The most intensive team effort this last six weeks has been completing the counts of female (breeding) Elephant seals on the isthmus to the east and west of station, and at certain locations down the island.
As ANARE expeditioners, we feel that the opportunity to participate in science support programs is brilliant, and something that provides us with a greater understanding of, and insight into, the island communities among which we find ourselves. Two months ago Ranger Andrea found a very receptive audience when she explained the history of the Elephant seal studies and the relevance of the counts we would do.
It was with great expectation that we started paying attention to the arrival on the beaches of huge male elephant seals.

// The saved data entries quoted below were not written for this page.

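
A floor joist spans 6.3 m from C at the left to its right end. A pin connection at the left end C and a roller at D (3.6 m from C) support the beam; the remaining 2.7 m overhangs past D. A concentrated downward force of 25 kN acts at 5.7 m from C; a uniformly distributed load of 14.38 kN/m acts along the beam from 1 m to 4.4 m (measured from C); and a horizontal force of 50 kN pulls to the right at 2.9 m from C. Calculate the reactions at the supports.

C_x = -50.00 kN, C_y = -2.360 kN, D_y = 76.25 kN

Resultant of the distributed load: 14.38 × 3.4 = 48.892 kN at 2.7 m from C.
Taking moments about C: D_y·3.6 − 25·5.7 − (14.38·3.4)·2.7 = 0 → D_y = 274.5084/3.6 = 76.2523 ≈ 76.25 kN.
ΣF_y = 0: C_y + 76.2523 − 25 − 14.38·3.4 = 0 → C_y = -2.360 kN.
ΣF_x = 0: C_x + 50 = 0 → C_x = -50.00 kN.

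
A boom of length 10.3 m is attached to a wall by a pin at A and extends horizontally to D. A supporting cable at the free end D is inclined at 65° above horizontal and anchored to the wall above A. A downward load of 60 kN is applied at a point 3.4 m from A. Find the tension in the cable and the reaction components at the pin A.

ΣM about A: T·sin65°·10.3 − 60·3.4 = 0 → T = 204/(10.3·0.906308) = 21.8533 ≈ 21.85 kN.
ΣF_x = 0: A_x − T·cos65° = 0 → A_x = 21.8533 × 0.422618 = 9.236 kN.
ΣF_y = 0: A_y + T·sin65° − 60 = 0 → A_y = 60 − 21.8533 × 0.906308 = 40.19 kN.

T = 21.85 kN, A_x = 9.236 kN, A_y = 40.19 kN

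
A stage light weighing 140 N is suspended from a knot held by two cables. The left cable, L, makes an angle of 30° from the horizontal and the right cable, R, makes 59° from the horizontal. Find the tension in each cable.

ΣF_x = 0: −T_L·cos30° + T_R·cos59° = 0 → T_R = 1.68148·T_L.
ΣF_y = 0: T_L·sin30° + T_R·sin59° = 140.
Substitute: T_L·(0.5 + 1.68148·0.857167) = 140 → T_L = 72.1163 ≈ 72.12 N.
Then T_R = 1.68148 × 72.1163 = 121.3 N.

T_L = 72.12 N, T_R = 121.3 N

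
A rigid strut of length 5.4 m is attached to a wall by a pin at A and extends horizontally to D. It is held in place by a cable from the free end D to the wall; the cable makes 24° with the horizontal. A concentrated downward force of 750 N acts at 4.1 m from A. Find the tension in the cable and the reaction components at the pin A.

T = 1400 N, A_x = 1279 N, A_y = 180.6 N

ΣM about A: T·sin24°·5.4 − 750·4.1 = 0 → T = 3075/(5.4·0.406737) = 1400.03 ≈ 1400 N.
ΣF_x = 0: A_x − T·cos24° = 0 → A_x = 1400.03 × 0.913545 = 1279 N.
ΣF_y = 0: A_y + T·sin24° − 750 = 0 → A_y = 750 − 1400.03 × 0.406737 = 180.6 N.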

The bulls, at the peak of their physical condition, began to jockey and fight for prime sections of coastline… a spot where a lady and 300 of her girlfriends might like to give birth, feed and wean a bundle of joy in the space of three weeks, before departing the scene freshly inseminated. It took another couple of weeks for the first of the cows to start moving onto the beaches.
We noted the first pup of this season was born in early September, a very cute little bag of bones with luxuriant black fur. Over the next few weeks, the harems began to fill up. We witnessed some brutal battles between bulls, and were treated to such an amazing spectacle of order (and disharmony) within the harems.

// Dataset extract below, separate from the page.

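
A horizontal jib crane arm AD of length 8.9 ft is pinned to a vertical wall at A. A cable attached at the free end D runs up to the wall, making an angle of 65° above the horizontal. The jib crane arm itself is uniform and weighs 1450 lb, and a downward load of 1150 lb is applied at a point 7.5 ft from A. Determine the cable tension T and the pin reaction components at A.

T = 1869 lb, A_x = 790.0 lb, A_y = 905.9 lb

ΣM about A: T·sin65°·8.9 − 1450·4.45 − 1150·7.5 = 0 → T = 15077.5/(8.9·0.906308) = 1869.23 ≈ 1869 lb.
ΣF_x = 0: A_x − T·cos65° = 0 → A_x = 1869.23 × 0.422618 = 790.0 lb.
ΣF_y = 0: A_y + T·sin65° − 1450 − 1150 = 0 → A_y = 2600 − 1869.23 × 0.906308 = 905.9 lb.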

The weekly counts started with pairs of expeditoners walking along the east or the west coast harem groups on Saturday afternoons, rapidly clicking counters and trying to remain focussed on where you were up to in any given harem. This is not an easy task. The snapping, bickering heads of a great mass of female elephant seals squeezed together, contending with their pups, the unwanted attentions of a lumbering great oaf (Big Daddy) and his adversaries, and the ever present Skuas and Giant Petrels, resemble the vipers on a medusa’s head.

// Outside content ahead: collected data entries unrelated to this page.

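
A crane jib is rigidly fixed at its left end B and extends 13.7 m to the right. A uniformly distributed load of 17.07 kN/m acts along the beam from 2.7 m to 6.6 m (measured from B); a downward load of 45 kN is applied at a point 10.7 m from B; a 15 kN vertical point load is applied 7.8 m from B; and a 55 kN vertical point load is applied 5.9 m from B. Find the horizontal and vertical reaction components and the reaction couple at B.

B_x = 0, B_y = 181.6 kN, M_B = 1233 kN·m

Resultant of the distributed load: 17.07 × 3.9 = 66.573 kN at 4.65 m from B.
ΣF_x = 0: B_x = 0.
ΣF_y = 0: B_y − 17.07·3.9 − 45 − 15 − 55 = 0 → B_y = 181.6 kN.
ΣM about B: M_B − (17.07·3.9)·4.65 − 45·10.7 − 15·7.8 − 55·5.9 = 0 → M_B = 1233 kN·m.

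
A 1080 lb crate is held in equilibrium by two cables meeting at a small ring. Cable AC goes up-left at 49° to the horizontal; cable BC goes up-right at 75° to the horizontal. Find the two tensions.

ΣF_x = 0: −T_AC·cos49° + T_BC·cos75° = 0 → T_BC = 2.53482·T_AC.
ΣF_y = 0: T_AC·sin49° + T_BC·sin75° = 1080.
Substitute: T_AC·(0.75471 + 2.53482·0.965926) = 1080 → T_AC = 337.167 ≈ 337.2 lb.
Then T_BC = 2.53482 × 337.167 = 854.7 lb.

T_AC = 337.2 lb, T_BC = 854.7 lb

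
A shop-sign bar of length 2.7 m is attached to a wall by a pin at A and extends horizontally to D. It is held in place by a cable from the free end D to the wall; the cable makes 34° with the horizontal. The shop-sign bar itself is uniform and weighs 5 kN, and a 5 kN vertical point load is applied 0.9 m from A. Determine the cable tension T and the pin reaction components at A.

ΣM about A: T·sin34°·2.7 − 5·1.35 − 5·0.9 = 0 → T = 11.25/(2.7·0.559193) = 7.45121 ≈ 7.451 kN.
ΣF_x = 0: A_x − T·cos34° = 0 → A_x = 7.45121 × 0.829038 = 6.177 kN.
ΣF_y = 0: A_y + T·sin34° − 5 − 5 = 0 → A_y = 10 − 7.45121 × 0.559193 = 5.833 kN.

T = 7.451 kN, A_x = 6.177 kN, A_y = 5.833 kN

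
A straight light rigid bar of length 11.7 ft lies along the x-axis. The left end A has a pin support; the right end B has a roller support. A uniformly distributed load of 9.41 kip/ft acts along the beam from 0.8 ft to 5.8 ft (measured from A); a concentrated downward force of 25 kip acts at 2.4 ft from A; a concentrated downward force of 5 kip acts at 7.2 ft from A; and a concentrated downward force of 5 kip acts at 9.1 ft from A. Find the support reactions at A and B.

Resultant of the distributed load: 9.41 × 5 = 47.05 kip at 3.3 ft from A.
Moments about A: B_y·11.7 − (9.41·5)·3.3 − 25·2.4 − 5·7.2 − 5·9.1 = 0 → B_y = 296.765/11.7 = 25.3645 ≈ 25.36 kip.
ΣF_y = 0: A_y + 25.3645 − 9.41·5 − 25 − 5 − 5 = 0 → A_y = 56.69 kip.
ΣF_x = 0: no horizontal applied forces, so A_x = 0.

A_x = 0, A_y = 56.69 kip, B_y = 25.36 kip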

It’s mesmerising, quite disconcerting and easy to lose your count.
The repeated counts of harems in the vicinity of station were supplemented by other counts from down the island. The stretch from Bauer Bay back to station was completed by Mark B and Andrea. The stretch from Brothers Point to station was completed by Kezza and Billy. And I was lucky enough to be able to do the stretch from Waterfall Bay to Hurd Point with Stella. Pretty big days, but so worthwhile!